De Xin wanted to go deeper in her programming knowledge and enrolled in DigiPen (Singapore) in 2014 to get a degree in computer science. She applied for a full-time job at Acronis after graduating, having heard good things about the company from her classmates. Acronis is a global leader in cyber protection that was founded in Singapore in 2003. They offer a wide range of innovative cyber protection solutions, combining traditional data protection with cybersecurity to combat modern threats for both personal usage and business or commercial use. “I was attracted to the fast pace of work at Acronis and had heard that there are many opportunities to grow there,” De Xin says. “I was drawn to the challenge and I love being able to constantly learn new things, so it is a good fit for me.”
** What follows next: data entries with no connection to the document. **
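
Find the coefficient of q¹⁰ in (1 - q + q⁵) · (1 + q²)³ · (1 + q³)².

(1 - q + q⁵) has coefficients 1,-1,0,0,0,1 for degrees 0…5.
(1 + q²)³ has coefficients 1,0,3,0,3,0,1,0,0,0,0 for degrees 0…10.
Finally multiplying by (1 + q³)², the product of all factors after the first has coefficients 1,0,3,2,3,6,2,6,3,2,3 for degrees 0…10.
[q¹⁰] = 1·3 − 1·2 + 1·6 = 7.

7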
Since Acronis presents solutions to protect the digital world from ever-evolving cyber threats, De Xin has also had to familiarize herself with the ins and outs of cybersecurity. In her free time, she reads up on encryption technology and NoSQL databases as part of research for her projects. Despite having little prior experience in these fields, De Xin is not daunted by the steep learning curve. She is used to challenging herself and taking the initiative to find solutions. Whenever De Xin faces difficult tasks at work, she will do research and try multiple ways of solving the problem until she finds a solution. This process is similar to what she practiced during her undergraduate days when she worked on projects and assignments, and it’s what fuels her resourcefulness at work.
When asked about what she enjoys most about her job, De Xin says: “The technology sector is ever-changing. The bugs and issues that one faces while doing software development are never the same. This is what makes the field interesting, and it never gets boring.” She hopes that more people — especially women — will be open to exploring the world of computer science, and she encourages others to take the leap where they can. “You’ll never know whether you like it or not unless you try,” De Xin adds.